Janganlah seseorang yang telah menunaikan ibadah haji merasa tidak terhormat dikarenakan tidak dipanggil dengan “Pak Haji atau Bu Haji”. Ikhlaskanlah haji: ibadah karena Allah. Bukankah haji itu ibadah sebagaimana ibadah lainnya seperti; shalat, puasa, zakat dan lain-lain. Saya yakin tidak ada satu orangpun yang sesak dadanya ketika tidak dipanggil dengan “Pak/Bu Shalat, Pak/ Bu Puasa, Pak/Bu Zakat”
Orang yang mampu menunaikan ibadah haji tetapi belum menunaikannya hingga meninggal dunia, maka ia dihajikan dengan harta peninggalannya. Demikian pula orang yang lanjut usia atau orang sakit yang tidak ada harapan sembuh bisa dihajikan oleh orang lain. Dan orang yang menghajikan orang lain harus telah berhaji untuk dirinya terlebih dahulu. Tidak diwajibkan baginya untuk memulai perjalanan hajinya dari negeri orang yang dihajikannya. la diperbolehkan berihram dari miqat mana saja yang ia kehendaki. Di antara hikmah ibadah haji :
1. Ibadah haji sebagai sarana manifestasi dari persaudaraan dakwah. seluruh kaum muslimin (ukhuwwah islamiyah). Tatkala pelaksanaan haji tersebut hilanglah semua perbedaan manusia, seperti perbedaan ras, bangsa, warna kulit, bahasa, tanah air dan strata sosial. Maka, terwujudlah suatu ketaatan antara manusia dengan Khaliqnya dan persaudaraan sesama kaum muslimin yang sebenarnya, yaitu dengan memakai pakaian satu jenis yang sama, dan semuanya menghadap satu kiblat yang sama dan menyembah Tuhan yang sama.

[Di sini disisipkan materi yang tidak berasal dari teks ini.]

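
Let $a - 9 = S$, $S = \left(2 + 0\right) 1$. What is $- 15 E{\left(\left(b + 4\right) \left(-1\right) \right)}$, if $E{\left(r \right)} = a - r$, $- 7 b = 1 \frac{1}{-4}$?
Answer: $- \frac{6315}{28} \approx -225.54$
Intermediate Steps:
$b = \frac{1}{28}$ ($b = - \frac{1 \frac{1}{-4}}{7} = - \frac{1 \left(- \frac{1}{4}\right)}{7} = \left(- \frac{1}{7}\right) \left(- \frac{1}{4}\right) = \frac{1}{28} \approx 0.035714$)
$S = 2$ ($S = 2 \cdot 1 = 2$)
$a = 11$ ($a = 9 + 2 = 11$)
$E{\left(r \right)} = 11 - r$
$- 15 E{\left(\left(b + 4\right) \left(-1\right) \right)} = - 15 \left(11 - \left(\frac{1}{28} + 4\right) \left(-1\right)\right) = - 15 \left(11 - \frac{113}{28} \left(-1\right)\right) = - 15 \left(11 - - \frac{113}{28}\right) = - 15 \left(11 + \frac{113}{28}\right) = \left(-15\right) \frac{421}{28} = - \frac{6315}{28}$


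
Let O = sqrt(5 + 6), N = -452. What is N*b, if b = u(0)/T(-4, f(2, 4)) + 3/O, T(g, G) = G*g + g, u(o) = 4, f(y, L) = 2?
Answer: 452/3 - 1356*sqrt(11)/11 ≈ -258.18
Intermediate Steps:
O = sqrt(11) ≈ 3.3166
T(g, G) = g + G*g
b = -1/3 + 3*sqrt(11)/11 (b = 4/((-4*(1 + 2))) + 3/(sqrt(11)) = 4/((-4*3)) + 3*(sqrt(11)/11) = 4/(-12) + 3*sqrt(11)/11 = 4*(-1/12) + 3*sqrt(11)/11 = -1/3 + 3*sqrt(11)/11 ≈ 0.57120)
N*b = -452*(-1/3 + 3*sqrt(11)/11) = 452/3 - 1356*sqrt(11)/11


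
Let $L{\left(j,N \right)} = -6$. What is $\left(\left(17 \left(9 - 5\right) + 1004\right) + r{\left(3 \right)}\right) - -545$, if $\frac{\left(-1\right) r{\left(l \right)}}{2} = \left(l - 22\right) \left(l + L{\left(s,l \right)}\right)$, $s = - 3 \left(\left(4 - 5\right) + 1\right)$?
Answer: $1503$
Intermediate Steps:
$s = 0$ ($s = - 3 \left(\left(4 - 5\right) + 1\right) = - 3 \left(-1 + 1\right) = \left(-3\right) 0 = 0$)
$r{\left(l \right)} = - 2 \left(-22 + l\right) \left(-6 + l\right)$ ($r{\left(l \right)} = - 2 \left(l - 22\right) \left(l - 6\right) = - 2 \left(-22 + l\right) \left(-6 + l\right)$)
$\left(\left(17 \left(9 - 5\right) + 1004\right) + r{\left(3 \right)}\right) - -545 = \left(\left(17 \left(9 - 5\right) + 1004\right) - \left(96 + 18\right)\right) - -545 = \left(\left(17 \cdot 4 + 1004\right) - 114\right) + 545 = \left(\left(68 + 1004\right) - 114\right) + 545 = \left(1072 - 114\right) + 545 = 958 + 545 = 1503$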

2. Dalam menunaikan ibadah haji terkandung pula hal-hal untuk mengingatkan kaum muslimin akan kehidupan para Rasul ‘alaihim ash- sholatu wa-s-salam dalam hal beribadah, dakwah, jihad akhlak mereka. Begitu pula mengingatkan akan sikap mereka di dalam mengambil keputusan untuk siap berpisah dengan keluarga dan anak mereka dalam menempuh resiko dakwah.